Monday, January 26, 2015

A Land Remembered, by Patrick Smith: Historical fiction at its best

This is another in a series of book reviews from books I have recently read.

I used to read a lot of historical fiction, but lost the taste for it a few years back. I still love Janice Holt Giles (40 Acres and Mule, The Believers, Hannah Fowler), not only because she is an excellent writer, but because she is a Kentucky writer. But the book that has gotten me interested once again in historical fiction is a book about the history of another state than my own.

Last August I was trying to figure out what short story I was going to use at St. John's Academy, a Florida school at which I do teacher training every year. Interestingly, every year, the discussion of a short story is what the teachers and staff enjoy the most. For several years, we have read stories from Kentucky authors that I like, but I decided I wanted to try to see about Florida writers and use something from a native author.

After a little literary detective work, it became clear to me that, in terms of litarary stature, Marjorie Kinan Rawlings ruled Florida's authorial roost. Her most famous book, of course, is The Yearling. I read several of her short stories, some very good, one particularly excellent. But the excellent one suffers from the vicissitudes of racial politics, and even though its point is entirely sympathetic to the plight of Blacks, its language is no longer acceptable. It's a shame.

I eventually went back to safe territory—to a short story from a Kentucky author that I knew well. But in the process of looking for Florida writers, I stumbled upon the book A Land Remembered, by Patrick Smith. The accolades were astounding. On Amazon, for example, it has an average four and a half star rating from almost 700 readers. I don't always trust popular reviews like this, but in this case, they were dead on.

My wife and I actually listed to the audio version of this book on a trip to the Midwest in 2013 read by George Guida, one of the best readers going. You don't have to even be interested in the history of Florida. I never was. This is just a great story.

The book tells the story of Tobias MacIvey and his wife, who arrive in Florida in 1858—and of the two generations that follow him. He is a "cracker" from Georgia who with his wife Emma, and through hard work and determination, strikes it rich in the cattle business. The story of the first generation is the most interesting part of the book, and you are swept into the hardscrabble lives of these people with a vengeance.

Good historical fiction is able to strike a balance between the story it tells and its historical relevance. It is easy for a story that clearly is intended to tell the story of a state to seem contrived by trying to be representative of the states people and their history. But this story never feels contrived. The hurricane scene and the mosquito scene that follows; the visit by the Confederate deserters; the cattle ruslters, and the mysterious Indian man, and the apply custard forest will stay with you forever. At every turn it is utterly convincing—even compelling. You forget that you are being told the story of a state, so involved are you in the story of the compelling characters.

The differences between the three generations of MacIveys tell a story of their own. There is a grit and fortitude in the character of the first generation that diminishes in the second, and that diminishes still further in the third, when we are left with Solomon MacIvey, a rich, unmarried and childless landholder whose corporate entities dot the modern Florida landscape, but who, in his old age and sickness is unmarried and childless, the last of the now sterile MacIvey line.
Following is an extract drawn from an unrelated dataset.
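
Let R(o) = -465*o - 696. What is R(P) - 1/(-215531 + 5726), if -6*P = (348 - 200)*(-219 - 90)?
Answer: -743743199429/209805 ≈ -3.5449e+6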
MacIvey is on his way to the original house his grandfather has built, there to die, but on the way, he stops in to see his Indian half-brother, who lives is a small village in the scrub, his people having been moved from their native home. They had grown up together, and Solomon has it in his mind that they can die together, but his half-brother must stay with his people.

Solomon's last act is a speech to a professional group that wants to honor him for his contributions to the state. But he knows now what his contributions to the state really are. He has betrayed his grandfather by helping to permanently destroy the very things that he had loved: the forests and the native people. He uses the occasion of his speech to bitterly criticize the assembled leaders for giving him their award—and for their own complicity in these crimes.

When I finished the story, it seemed to me that the characters of the first generation were more real than the later characters—and then I realized that that was part of the point. It wasn't a weakness by the author in telling the story that Tobias and Emma had a substance to them that his descendants did not: That's actually the way it was. The first generation of Floridians was more real: They had a substance to their characters that their children and grandchildren were in the process of losing as they discarded their pioneer virtues and made way for their roads and air conditioned beach houses.

Solomon has come to terms with his and his generation's greed, and he has put the land his father had bequeathed to him in trust so that it might be protected for future generations. And yet at the end of the story, as much as you cheer him on as he lectures his colleagues and as much as he has done what he could at the end of his life to make up for his own greed, there an abiding sense of sorrow at what has been irretrievably lost, a sorry Solomon himself shares.

It's a stunning and heartbreaking story everyone should read.